- Investors worried about a market correction should adjust their portfolios, David Rosenberg says.
- The top economist has warned stocks are in a bubble and at risk of a major decline.
- He advised investors to pay attention to key sectors and add “insurance” to their portfolios.
A number of Wall Street forecasters have been warning of a stock bubble as the market climbs to a series of fresh highs in 2024 — and investors worried about such a scenario should be putting their money in a handful of assets to protect themselves from the eventual bursting.
That’s according to David Rosenberg, a top economist and the founder of Rosenberg Research, who’s been warning of a potential craash in stocks for months. In the past, he’s warned of a 39% correction to stocks, among the more extreme predictions on Wall Street, where most investors are feeling optimistic about a soft landing amid a robust economy and easing interest rates.
“Watching the market these days is like watching a clown blowing up a balloon (or Chuck Prince dancing the ballroom), knowing the inevitable,” Rosenberg said in a note to clients on Friday. “When this mega-bubble pops, it will be spectacular.”
Investors need to exercise caution and avoid following the “herd mentality,” Rosenberg said, pointing to the fervor for mega-cap tech stocks. Instead, he said, investors should focus on stocks with strong business models, strong growth, and good prices, and add some “insurance” to their portfolios.
Below are his top investment ideas for to prepare for the potential bursting of a market bubble.
Healthcare and consumer staples
Investors should gear their investments towards what people will always need in the future. In particular, Rosenberg recommended that investors pay attention to options in the healtcare and consumer staples sectors.

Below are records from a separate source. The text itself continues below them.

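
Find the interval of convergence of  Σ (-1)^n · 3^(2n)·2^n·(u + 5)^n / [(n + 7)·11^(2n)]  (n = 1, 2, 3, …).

By the ratio test, |a_{n+1}/a_n| = [(n + 7)/((n+1) + 7)] · 9·2/121 → 18/121.
The series converges when 18/121 · |u + 5| < 1, giving R = 121/18.
When u = 31/18, an alternating series whose terms decrease to 0 in absolute value, so it converges by the Leibniz criterion.
At u = -211/18: the terms behave like c/n; limit comparison with the harmonic series gives divergence.

(-211/18, 31/18]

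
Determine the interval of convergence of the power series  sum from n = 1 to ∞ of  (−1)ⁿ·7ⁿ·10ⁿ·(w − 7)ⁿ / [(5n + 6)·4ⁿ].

By the ratio test, |a_{n+1}/a_n| = [(5n + 6)/(5(n+1) + 6)] · 7·10/4 → 35/2.
Hence the series converges for |w − 7| < 1/(35/2) = 2/35, so the radius of convergence is 2/35.
Check w = 247/35: the terms alternate in sign and decrease monotonically to 0 in absolute value (size ~ c/n), so the alternating series test gives convergence.
When w = 243/35, the terms are asymptotic to a nonzero constant times 1/n, so the series diverges by limit comparison with Σ 1/n.

(243/35, 247/35]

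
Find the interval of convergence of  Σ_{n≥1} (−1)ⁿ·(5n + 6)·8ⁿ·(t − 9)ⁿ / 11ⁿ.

The ratio of consecutive coefficients is [(5(n+1) + 6)/(5n + 6)] · 8/11 → 8/11.
Thus R = 1/(8/11) = 11/8.
At t = 83/8: the terms do not tend to 0, so the series diverges.
At t = 61/8: the n-th term does not approach 0; divergence by the term test.

(61/8, 83/8)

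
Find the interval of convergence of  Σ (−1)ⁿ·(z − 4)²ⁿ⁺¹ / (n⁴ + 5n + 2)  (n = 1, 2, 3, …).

[3, 5]

By the ratio test, |a_{n+1}/a_n| = (n⁴ + 5n + 2)/((n+1)⁴ + 5(n+1) + 2) → 1.
Writing y = (z − 4)², the series in y has radius 1, so |z − 4| < √(1) = 1 and R = 1.
When z = 5, the terms are on the order of 1/n⁴, so the series converges absolutely by comparison with the p-series (p = 4 > 1).
At z = 3: absolute convergence follows by limit comparison with Σ 1/n⁴.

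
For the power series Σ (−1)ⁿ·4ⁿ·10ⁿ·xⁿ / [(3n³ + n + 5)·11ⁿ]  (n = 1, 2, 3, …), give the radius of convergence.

R = 11/40

Apply the ratio test: |a_{n+1}| / |a_n| = [(3n³ + n + 5)/(3(n+1)³ + (n+1) + 5)] · 4·10/11, which tends to 40/11 as n → ∞.
Thus R = 1/(40/11) = 11/40.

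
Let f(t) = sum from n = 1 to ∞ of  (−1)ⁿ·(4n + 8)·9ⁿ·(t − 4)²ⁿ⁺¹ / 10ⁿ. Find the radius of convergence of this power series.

R = √10/3

Apply the ratio test: |a_{n+1}| / |a_n| = [(4(n+1) + 8)/(4n + 8)] · 9/10, which tends to 9/10 as n → ∞.
Since the exponent of (t − 4) increases by 2 each term, convergence requires |t − 4|² < 10/9, hence R = √10/3.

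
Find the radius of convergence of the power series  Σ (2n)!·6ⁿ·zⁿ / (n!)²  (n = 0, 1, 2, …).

By the ratio test, |a_{n+1}/a_n| = (2n+1)·(2n+2)/(n+1)² · 6 → 24.
Hence the series converges for |z| < 1/(24) = 1/24, so the radius of convergence is 1/24.

R = 1/24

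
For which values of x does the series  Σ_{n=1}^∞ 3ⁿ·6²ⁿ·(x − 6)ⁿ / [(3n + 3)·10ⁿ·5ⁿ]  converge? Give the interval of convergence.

The ratio of consecutive coefficients is [(3n + 3)/(3(n+1) + 3)] · 3·36/(10·5) → 54/25.
The series converges when 54/25 · |x − 6| < 1, giving R = 25/54.
At x = 349/54: comparison with the harmonic series Σ 1/n shows the series diverges.
At x = 299/54: an alternating series whose terms decrease to 0 in absolute value, so it converges by the Leibniz criterion.

[299/54, 349/54)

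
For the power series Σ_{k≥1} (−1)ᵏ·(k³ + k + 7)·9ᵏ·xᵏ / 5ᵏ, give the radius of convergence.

R = 5/9

By the ratio test, |a_{k+1}/a_k| = [((k+1)³ + (k+1) + 7)/(k³ + k + 7)] · 9/5 → 9/5.
Convergence for |x| · 9/5 < 1, i.e. |x| < 5/9. So R = 5/9.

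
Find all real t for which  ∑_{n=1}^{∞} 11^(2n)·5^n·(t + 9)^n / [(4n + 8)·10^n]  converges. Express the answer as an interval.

[-1091/121, -1087/121)

Ratio test: |a_{n+1}/a_n| = [(4n + 8)/(4(n+1) + 8)] · 121·5/10 → 121/2 as n → ∞.
The series converges when 121/2 · |t + 9| < 1, giving R = 2/121.
Check t = -1087/121: the terms behave like c/n; limit comparison with the harmonic series gives divergence.
Check t = -1091/121: convergence follows from the alternating series test (terms decrease monotonically to 0).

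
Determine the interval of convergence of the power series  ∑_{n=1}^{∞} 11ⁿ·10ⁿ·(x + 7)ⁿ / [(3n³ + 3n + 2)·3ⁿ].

[-773/110, -767/110]

Ratio test: |a_{n+1}/a_n| = [(3n³ + 3n + 2)/(3(n+1)³ + 3(n+1) + 2)] · 11·10/3 → 110/3 as n → ∞.
Convergence for |x + 7| · 110/3 < 1, i.e. |x + 7| < 3/110. So R = 3/110.
Endpoint x = -767/110: absolute convergence follows by limit comparison with Σ 1/n³.
When x = -773/110, the series is dominated by a constant times Σ 1/n³, which converges (p = 3 > 1).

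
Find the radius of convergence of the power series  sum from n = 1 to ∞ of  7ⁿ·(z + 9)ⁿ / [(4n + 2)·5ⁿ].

R = 5/7

Apply the ratio test: |a_{n+1}| / |a_n| = [(4n + 2)/(4(n+1) + 2)] · 7/5, which tends to 7/5 as n → ∞.
The series converges when 7/5 · |z + 9| < 1, giving R = 5/7.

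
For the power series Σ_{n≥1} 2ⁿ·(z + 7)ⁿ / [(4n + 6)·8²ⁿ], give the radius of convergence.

By the ratio test, |a_{n+1}/a_n| = [(4n + 6)/(4(n+1) + 6)] · 2/64 → 1/32.
Hence the series converges for |z + 7| < 1/(1/32) = 32, so the radius of convergence is 32.

R = 32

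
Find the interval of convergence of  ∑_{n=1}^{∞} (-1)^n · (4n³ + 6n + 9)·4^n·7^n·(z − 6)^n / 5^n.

Ratio test: |a_{n+1}/a_n| = [(4(n+1)³ + 6(n+1) + 9)/(4n³ + 6n + 9)] · 4·7/5 → 28/5 as n → ∞.
Convergence for |z − 6| · 28/5 < 1, i.e. |z − 6| < 5/28. So R = 5/28.
At z = 173/28: the terms have absolute value of order n³, which does not tend to 0, so the series diverges by the divergence test.
Endpoint z = 163/28: the terms have absolute value of order n³, which does not tend to 0, so the series diverges by the divergence test.

(163/28, 173/28)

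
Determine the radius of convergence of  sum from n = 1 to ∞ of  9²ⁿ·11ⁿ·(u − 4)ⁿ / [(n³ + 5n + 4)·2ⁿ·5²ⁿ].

R = 50/891

Ratio test: |a_{n+1}/a_n| = [(n³ + 5n + 4)/((n+1)³ + 5(n+1) + 4)] · 81·11/(2·25) → 891/50 as n → ∞.
Thus R = 1/(891/50) = 50/891.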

“Focus on where people are going to focus on what they need, not what they want,” Rosenberg wrote. “Anything related to e- commerce, cloud services, and wiring up your home to become your new office has been in a budding secular growth phase.”
Utilities
Utility stocks also look promising. Other forecasters have predicted huge upside for utility firms, due to the growing need for power and data centers stemming from the AI boom.
“Utilities, as we have been saying for a long time, are as close to a ‘no brainer’ as there is, given their yield attributes and their being re-rated for ‘defensive growth’ owing to enhanced earnings visibility through the strong and secular outlook for US power needs,” Rosenberg said.
Aerospace, Defense
Aerospace and defense stocks could also be a buy, he added, given rising geopolitical tensions around the world.
“Aerospace/defense has been a long-standing bull call for us for several years, and the best hedge against an increasingly troubled world where military budgets are expanding everywhere — and not at all sensitive to who comes to power on November 5th.”
Big tech
While some areas of tech are exhibiting bubble characteristics, investors could still seize on opportunities in some large-cap tech names, given the prevalence of work-from-home, cloud services, and remote work, Rosenberg said. Still, investors should wait to scoop up tech names at better prices, he said.
“I’d prefer to pick these plays up at better prices than we have today because this last melt-up has eaten enough into future expected returns to keep us cautious for now. But we would be an avid buyer on any significant pullback.”
Safe bets
Investors should look to put a “dose of insurance” in their portfolios. That means gold — the “truest store of value,” Rosenberg says, — as well as government bonds.
“The beautiful thing about gold is that it is not a liability that a central bank can simply have forgiven or a currency that can simply be printed by government fiat,” he said of the precious metal. “I also favor the Treasury market because it commands just about the highest yield of any major industrial country – and with the great liquidity attributes.”
Real estate investment trusts could also be good ways to hedge risk, Rosenberg said. That particularly applies to REITs tied to the industrial and healthcare sectors.
“In any event, we all have to become increasingly thematic and thoughtful in our decision-making and more selective than normal because the stock market, and financial assets in general, have become nothing more than a momentum casino,” he added.
Most forecasters on Wall Street still expect a strong performance from equities into year-end and 2025. Goldman Sachs, UBS, BMO, and Deutsche Bank have raised their year-end price targets for the S&P 500 in recent weeks, with new forecasts ranging from 5,750 to 6,400.